Сугубо «немецкая миссия» Г. Касторпа заключалась в том, чтобы в общей стихии европейской культуры установить равновесие между диаметрально противоположными принципами - духом и природой, душой и телом, здоровьем и болезнью, жизнью и смертью и т.д. Т. Манн считал теперь, что немцы - народ середины, как в географическом, так и в духовном смысле, а потому немецкая культура становится для него символом культуры вообще; она вбирает в себя многообразие ценностей, созданных другими народами и придает этому многообразию сущностно-значимую форму; кроме того, немецкая культура в себе самой содержит неисчерпаемое богатство смыслов и возможность принципа их единства. Впрочем, это скорее культура в «эйдосе», идеал, который конструирует Т. Манн в противоположность иррационально-националистической концепции культуры, защищаемой им в «Размышлениях аполитичного».

Писатель с предельной ясностью выявляет в своем романе основные тенденции буржуазной духовной культуры: первоначально это рационализм, самоуверенно утверждающий разумность всего сущего, обожествляющий человека как конечную цель природы и высшую ценность (И. Кант) или как цель мирового разума, который благодаря человеку приходит к самосознанию (Ф. Гегель). Но Кант оставил природу за пределами человеческого разума, а Гегель снял ее, утвердив ее бытие в качестве инобытия мирового духа. Однако ни абсолютная противоположность бытия и мышления, ни тождество их не дают, по глубокому убеждению Т. Манна, ответа на вопрос о соотношении духа и природы. Выяснение же этого отношения - необходимая философская предпосылка для определения сущности искусства - к этому выводу писатель пришел еще в ранний период своего творчества, в «Волшебной юре» он его значительно углубил и конкретизировал.

Сеттембрини - представитель буржуазной рационалистической философии - не может объяснить природу, исходя из идеалистически понятого монизма. Диалектика духа и природы трактуется им (в гегелевском смысле) как диалектика самого духа, просто элиминируется. Когда его идеологический противник, иезуит Нафта, мистифицирует дух и абсолютно отчуждает его от природы, рационалист становится его защитником, правда, он не может снабдить природу ничем иным, как только принципом формы. Сразу видно вольтерьянца, рационалиста, - иронически замечает по поводу своего оппонента Нафта. - Он славит природу за то, что даже при самой благодатной возможности она не смущает нас мистическим туманом, а хранит классическую сухость. - А юмор во взглядах на природу нашего профессора, - парирует Сеттембрини, - состоит в том, что он, по примеру Катарины Сиенской, вспоминает о язвах Христовых, когда видит красные первоцветы».

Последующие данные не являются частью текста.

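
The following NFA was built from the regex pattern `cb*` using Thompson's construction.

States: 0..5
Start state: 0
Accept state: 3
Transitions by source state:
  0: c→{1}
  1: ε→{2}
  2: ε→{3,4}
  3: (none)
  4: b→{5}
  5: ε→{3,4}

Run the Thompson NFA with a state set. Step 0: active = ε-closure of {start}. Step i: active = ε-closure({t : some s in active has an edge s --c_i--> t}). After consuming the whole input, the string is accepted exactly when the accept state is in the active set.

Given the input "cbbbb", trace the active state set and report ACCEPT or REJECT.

start: ε-closure({0}) = {0}
'c' @ 1: {1,2,3,4}  (accept∈set)
'b' @ 2: {3,4,5}  (accept∈set)
'b' @ 3: {3,4,5}  (accept∈set)
'b' @ 4: {3,4,5}  (accept∈set)
'b' @ 5: {3,4,5}  (accept∈set)
final: {3,4,5}; accept 3 in set

Answer: ACCEPT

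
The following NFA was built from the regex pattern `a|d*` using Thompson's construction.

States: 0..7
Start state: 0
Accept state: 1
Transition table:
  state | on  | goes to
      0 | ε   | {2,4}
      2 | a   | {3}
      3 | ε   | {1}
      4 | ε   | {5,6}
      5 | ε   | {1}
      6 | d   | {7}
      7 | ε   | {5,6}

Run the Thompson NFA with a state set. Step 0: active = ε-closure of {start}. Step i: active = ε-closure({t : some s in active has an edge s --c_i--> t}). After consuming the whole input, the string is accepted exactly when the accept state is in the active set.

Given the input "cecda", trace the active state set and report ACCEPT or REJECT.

Answer: REJECT

Trace:
initial (ε-close {0}): {0,1,2,4,5,6}
'c' @ 1: {}  — state set empty
rest 'ecda' ignored (set empty)
end set {} — state 1 not in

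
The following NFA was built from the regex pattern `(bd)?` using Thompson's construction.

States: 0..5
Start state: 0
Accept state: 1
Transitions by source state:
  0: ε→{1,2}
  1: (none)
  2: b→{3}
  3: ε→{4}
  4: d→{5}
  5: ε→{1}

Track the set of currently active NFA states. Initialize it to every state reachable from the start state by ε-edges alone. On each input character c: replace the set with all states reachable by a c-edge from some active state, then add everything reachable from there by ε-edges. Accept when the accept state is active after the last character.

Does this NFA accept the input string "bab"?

Answer: REJECT

Trace:
start: ε-closure({0}) = {0,1,2}
'b' @ 1: {3,4}
'a' @ 2: {}  — state set empty
rest 'b' ignored (set empty)
final: {}; accept 1 not in set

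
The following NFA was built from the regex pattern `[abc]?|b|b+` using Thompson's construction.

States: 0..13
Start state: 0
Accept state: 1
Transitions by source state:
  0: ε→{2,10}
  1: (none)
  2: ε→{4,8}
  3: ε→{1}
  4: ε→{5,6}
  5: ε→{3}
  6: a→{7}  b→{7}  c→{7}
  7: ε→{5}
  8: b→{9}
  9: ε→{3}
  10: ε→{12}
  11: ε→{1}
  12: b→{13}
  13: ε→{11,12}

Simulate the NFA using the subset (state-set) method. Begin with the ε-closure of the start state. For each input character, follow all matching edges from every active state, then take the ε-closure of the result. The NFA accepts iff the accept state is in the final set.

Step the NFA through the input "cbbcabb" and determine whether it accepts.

Answer: REJECT

Trace:
start: ε-closure({0}) = {0,1,2,3,4,5,6,8,10,12}
'c' @ 1: {1,3,5,7}  [accepting]
'b' @ 2: {}  — no active states
rest 'bcabb' ignored (set empty)
final: {}; accept 1 not in set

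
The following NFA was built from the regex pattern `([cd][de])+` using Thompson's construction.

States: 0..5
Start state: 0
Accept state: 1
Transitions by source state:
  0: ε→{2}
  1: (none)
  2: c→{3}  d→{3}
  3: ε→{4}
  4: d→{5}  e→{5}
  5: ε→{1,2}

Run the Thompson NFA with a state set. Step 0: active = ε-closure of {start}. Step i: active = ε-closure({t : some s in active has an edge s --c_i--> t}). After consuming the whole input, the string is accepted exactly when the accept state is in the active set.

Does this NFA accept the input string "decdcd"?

initial (ε-close {0}): {0,2}
'd' @ 1: {3,4}
'e' @ 2: {1,2,5}  [accepting]
'c' @ 3: {3,4}
'd' @ 4: {1,2,5}  [accepting]
'c' @ 5: {3,4}
'd' @ 6: {1,2,5}  [accepting]
end set {1,2,5} — state 1 in

Answer: ACCEPT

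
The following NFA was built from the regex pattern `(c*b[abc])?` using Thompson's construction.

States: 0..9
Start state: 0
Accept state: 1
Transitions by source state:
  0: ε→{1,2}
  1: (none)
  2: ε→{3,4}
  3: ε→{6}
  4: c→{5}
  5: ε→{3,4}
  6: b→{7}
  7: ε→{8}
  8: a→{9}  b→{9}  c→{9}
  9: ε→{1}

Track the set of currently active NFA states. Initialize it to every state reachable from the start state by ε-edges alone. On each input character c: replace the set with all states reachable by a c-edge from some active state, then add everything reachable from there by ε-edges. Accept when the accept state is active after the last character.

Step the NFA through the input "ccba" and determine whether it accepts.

initial (ε-close {0}): {0,1,2,3,4,6}
'c' @ 1: {3,4,5,6}
'c' @ 2: {3,4,5,6}
'b' @ 3: {7,8}
'a' @ 4: {1,9}  ✓accept
final: {1,9}; accept 1 in set

Answer: ACCEPT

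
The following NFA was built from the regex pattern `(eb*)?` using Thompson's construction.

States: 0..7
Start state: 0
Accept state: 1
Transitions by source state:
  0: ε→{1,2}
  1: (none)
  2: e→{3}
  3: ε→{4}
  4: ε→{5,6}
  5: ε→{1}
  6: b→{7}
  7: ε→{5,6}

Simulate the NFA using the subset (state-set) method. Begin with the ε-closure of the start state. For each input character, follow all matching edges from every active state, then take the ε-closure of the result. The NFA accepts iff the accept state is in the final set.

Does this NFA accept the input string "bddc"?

initial (ε-close {0}): {0,1,2}
'b' @ 1: {}  — state set empty
rest 'ddc' ignored (set empty)
end set {} — state 1 not in

Answer: REJECT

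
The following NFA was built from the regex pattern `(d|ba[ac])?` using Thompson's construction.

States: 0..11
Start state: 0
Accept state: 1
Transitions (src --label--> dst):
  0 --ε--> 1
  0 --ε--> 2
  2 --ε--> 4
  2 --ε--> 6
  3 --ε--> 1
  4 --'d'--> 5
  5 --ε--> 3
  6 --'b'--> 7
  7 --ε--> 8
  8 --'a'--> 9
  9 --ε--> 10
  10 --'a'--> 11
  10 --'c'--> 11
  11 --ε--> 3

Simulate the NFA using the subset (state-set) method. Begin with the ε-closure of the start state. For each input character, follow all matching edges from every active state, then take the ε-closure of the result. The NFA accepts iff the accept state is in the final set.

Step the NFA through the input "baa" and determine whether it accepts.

Answer: ACCEPT

Steps:
start: ε-closure({0}) = {0,1,2,4,6}
'b' @ 1: {7,8}
'a' @ 2: {9,10}
'a' @ 3: {1,3,11}  ✓accept
end set {1,3,11} — state 1 in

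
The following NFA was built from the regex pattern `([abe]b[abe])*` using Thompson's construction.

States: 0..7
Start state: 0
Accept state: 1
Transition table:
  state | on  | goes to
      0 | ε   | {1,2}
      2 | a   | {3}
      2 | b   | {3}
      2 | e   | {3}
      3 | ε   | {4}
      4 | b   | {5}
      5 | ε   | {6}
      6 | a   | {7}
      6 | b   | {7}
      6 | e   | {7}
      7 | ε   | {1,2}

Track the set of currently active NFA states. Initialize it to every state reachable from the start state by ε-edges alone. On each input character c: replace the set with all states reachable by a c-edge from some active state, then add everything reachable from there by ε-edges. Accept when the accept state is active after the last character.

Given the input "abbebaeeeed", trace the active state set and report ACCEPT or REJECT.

Answer: REJECT

Derivation:
start: ε-closure({0}) = {0,1,2}
'a' @ 1: {3,4}
'b' @ 2: {5,6}
'b' @ 3: {1,2,7}  (accept∈set)
'e' @ 4: {3,4}
'b' @ 5: {5,6}
'a' @ 6: {1,2,7}  (accept∈set)
'e' @ 7: {3,4}
'e' @ 8: {}  — state set empty
rest 'eed' ignored (set empty)
final: {}; accept 1 not in set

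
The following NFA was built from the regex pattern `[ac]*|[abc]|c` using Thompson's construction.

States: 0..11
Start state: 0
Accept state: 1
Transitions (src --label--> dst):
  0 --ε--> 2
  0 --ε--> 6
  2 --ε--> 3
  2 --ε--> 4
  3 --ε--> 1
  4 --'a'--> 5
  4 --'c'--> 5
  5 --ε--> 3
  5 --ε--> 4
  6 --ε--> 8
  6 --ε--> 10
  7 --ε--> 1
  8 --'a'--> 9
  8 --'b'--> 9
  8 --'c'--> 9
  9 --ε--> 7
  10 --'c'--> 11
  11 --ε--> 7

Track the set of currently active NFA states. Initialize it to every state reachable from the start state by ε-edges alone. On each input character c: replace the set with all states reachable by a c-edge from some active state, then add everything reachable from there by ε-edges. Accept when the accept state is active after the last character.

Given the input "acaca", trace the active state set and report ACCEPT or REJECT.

start: ε-closure({0}) = {0,1,2,3,4,6,8,10}
'a' @ 1: {1,3,4,5,7,9}  [accepting]
'c' @ 2: {1,3,4,5}  [accepting]
'a' @ 3: {1,3,4,5}  [accepting]
'c' @ 4: {1,3,4,5}  [accepting]
'a' @ 5: {1,3,4,5}  [accepting]
final: {1,3,4,5}; accept 1 in set

Answer: ACCEPT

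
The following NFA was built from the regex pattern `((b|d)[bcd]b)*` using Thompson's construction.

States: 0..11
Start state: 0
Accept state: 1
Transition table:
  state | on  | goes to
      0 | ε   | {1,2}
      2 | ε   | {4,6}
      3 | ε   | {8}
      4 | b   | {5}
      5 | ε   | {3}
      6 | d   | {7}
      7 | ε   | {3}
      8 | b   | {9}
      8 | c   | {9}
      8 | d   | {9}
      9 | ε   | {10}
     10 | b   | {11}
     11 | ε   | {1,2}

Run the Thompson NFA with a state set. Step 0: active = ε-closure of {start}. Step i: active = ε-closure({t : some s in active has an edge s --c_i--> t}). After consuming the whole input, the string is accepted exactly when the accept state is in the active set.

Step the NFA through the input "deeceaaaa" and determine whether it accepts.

start: ε-closure({0}) = {0,1,2,4,6}
'd' @ 1: {3,7,8}
'e' @ 2: {}  — no active states
rest 'eceaaaa' ignored (set empty)
final: {}; accept 1 not in set

Answer: REJECT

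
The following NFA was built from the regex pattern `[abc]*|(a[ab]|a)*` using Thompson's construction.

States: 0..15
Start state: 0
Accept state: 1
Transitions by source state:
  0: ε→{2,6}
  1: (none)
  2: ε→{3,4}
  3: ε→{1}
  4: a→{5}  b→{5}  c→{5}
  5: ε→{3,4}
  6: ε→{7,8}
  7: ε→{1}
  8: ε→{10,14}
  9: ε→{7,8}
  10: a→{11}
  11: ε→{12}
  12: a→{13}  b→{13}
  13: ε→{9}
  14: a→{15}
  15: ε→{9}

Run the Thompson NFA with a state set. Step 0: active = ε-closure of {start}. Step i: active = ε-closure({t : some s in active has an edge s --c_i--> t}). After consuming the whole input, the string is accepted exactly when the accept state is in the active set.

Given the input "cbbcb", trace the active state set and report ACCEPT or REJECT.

start: ε-closure({0}) = {0,1,2,3,4,6,7,8,10,14}
'c' @ 1: {1,3,4,5}  (accept∈set)
'b' @ 2: {1,3,4,5}  (accept∈set)
'b' @ 3: {1,3,4,5}  (accept∈set)
'c' @ 4: {1,3,4,5}  (accept∈set)
'b' @ 5: {1,3,4,5}  (accept∈set)
after full input: {1,3,4,5}  (accept=1 in)

Answer: ACCEPT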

Признавая большую заслугу рационализма в том, что он изгнал мистику как принцип при объяснении мира и человека, Т. Манн констатирует одновременно и его ограниченность - ведь представив их абстрактно- идеалистически, рационализм оставил широкие возможности для утверждения мистики там, где самочувствие человека определяется его природой, плотью, где закон времени устанавливает предел для всякого индивидуального бытия. «Рационалистическое презрение к болезни и смерти» приводит к тому, что они ускользают от «гуманистического контроля» и становятся предметом метафизических и религиозных спекуляций. Нафта с поразительной проницательностью замечает, что история развития буржуазного духа есть история его падения - с этим согласен и сам Т. Манн, - но антитезу рационализма, откровенную мистику, соединенную с псевдо-социалистическими идеями, он решительно отвергает.

Вопрос о том, является ли буржуазный гуманизм только инерцией духа, или в нем есть еще возможности, не исчерпавшие себя в «позавчерашнем свободомыслии», - этот вопрос был самым мучительным для Т. Манна, так как именно буржуазный гуманизм, воплощенный в бюргерской культуре, он склонен был, в период до второй мировой войны, отождествить с гуманизмом вообще.

Радикальный скепсис Ф. Ницше не кажется ему единственным и надежным духовным средством для «переоценки ценностей», т.к. его последовательное применение приводит к выводу, что существует лишь «духовно неупорядоченная вселенная», а если и возможна какая-либо принципиально организованная совокупность идей, то она имеет в своей основе чисто субъективную необходимость, а потому проблема истины сводится к вопросу о том, что полезно самому человеку: «... авторитет, - утверждает Нафта, - это сам человек, его интересы, его достоинство, его благо, стало быть, между авторитетом и истиной не может быть противоречий. Они совпадают». Т. Манн уже прекрасно осознавал, что стоит перенести этот прагматизм в сферу политики, как сразу же обнаружится его антигуманистическая сущность.

Весьма характерно, что в этом философском романе антитезой рационализма является не специфически ницшеанский волюнтаризм, а иррационализм в его обобщенной, наиболее объективированной - религиозно-католической форме. В данном случае писателя интересует не какой-либо частный способ доказательства вторичности интеллекта по отношению к воле, а тот, по существу, антигуманистический вывод, к которому приходит иррационализм в любой своей разновидности. К тому же Т. Манн считал, что сама попытка доказать первичность воли с помощью разума содержит в себе исходное противоречие всякого иррационализма как философской доктрины. «Его форма - логика, но сущность - хаос» - так характеризует Сеттембрини Нафту, но то же самое можно сказать и по поводу всех защитников волюнтаризма, независимо от того, что полагается в качестве аксиомы - божественное откровение или природный инстинкт - и в том, и в другом случае решение проблемы соотношения духа и жизни - антигуманно.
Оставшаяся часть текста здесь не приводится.